I ask Li Ann. She’s launched apps before, and she knows how to raise money—after all, she’s the one who got all those bigwigs to fund Utopia’s endowment in the first place. Aside from running the selection committee, she spends her time on little side projects—“The afterworld is going to need a few frills,” she tells us. Right now she’s working on something she calls Spoken, a filter that scans emails to make sure the language isn’t accidentally triggering or offensive. “Everyone can sound woke,” she says. “No matter how old they are.”

Li Ann’s office faces west, with a full bank of windows overlooking the water. She sits behind a glass-topped desk looking like Nefertiti while two young men in identical polo shirts code furiously beside her.

When I knock on her door, she looks up and waves. “Please, come in, Asha.
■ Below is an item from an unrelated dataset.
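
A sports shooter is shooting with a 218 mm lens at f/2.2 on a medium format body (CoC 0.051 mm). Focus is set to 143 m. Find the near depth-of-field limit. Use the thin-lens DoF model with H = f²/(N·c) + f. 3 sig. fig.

107 m

Hyperfocal distance H = f²/(N·c) + f = 218²/(2.2 × 0.051) + 218 = 47524/0.1122 + 218 ≈ 423783.1 mm ≈ 423.8 m.
Near limit Dn = s·(H − f)/(H + s − 2f) = 143000 × (423783.1 − 218) / (423783.1 + 143000 − 2 × 218) = 143000 × 423565.1 / 566347.1 ≈ 106948 mm ≈ 107 m.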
How’s the platform?”

“Slow, but we’re making progress.”

“I hear you’ve been pulling some late nights.”

“There’s a lot to do,” I begin. “We’re a little overwhelmed by the whole fundraising thing.”

“It’s a dark art,” she says, nodding.

“I think at some point we’re going to need to hire a few people.”

She claps. “Hiring! That’s exciting. I love the process of finding the right fit.” She looks over to her two manservants and beams.

“We just can’t afford it right now.”

“You know, there’s really no price tag on the right talent. It’s always worth it to get the very best.” Her phone pings. She picks it up, glances at it, puts it back down. “I know a good exec recruiter, you’d love her.”

“That’s great, thanks, Li Ann.”

“What does Cyrus say?”

“About the fundraising or the hiring?”

“Either.” She shrugs.

“Not very much, to be honest.” I laugh. “I’m still not sure he’s into it.”

I see her straighten. “Have you incorporated?” she asks, giving me a sideways glance.

“Excuse me?”

“Have you registered? Started an IP portfolio? Decided who owns what?”

“There’s nothing to own,” I say. “It’s just numbers, zeros and ones.”

“You’re joking, right?” Little points of red flash behind her dark brown eyes.

“We’re married,” I say, digesting my own lameness in real time. “But you’re right, of course. We should have a legal entity.”

She scrolls through her phone, and a few seconds later, I feel mine buzz. “I’ve sent you the name of a good lawyer. He won’t charge you—he’ll just take a few points to start with. I suggest you stop coding and get your house in order.” And then she waves me away with a flick of her hand, and she does it with such elegance that I don’t even mind.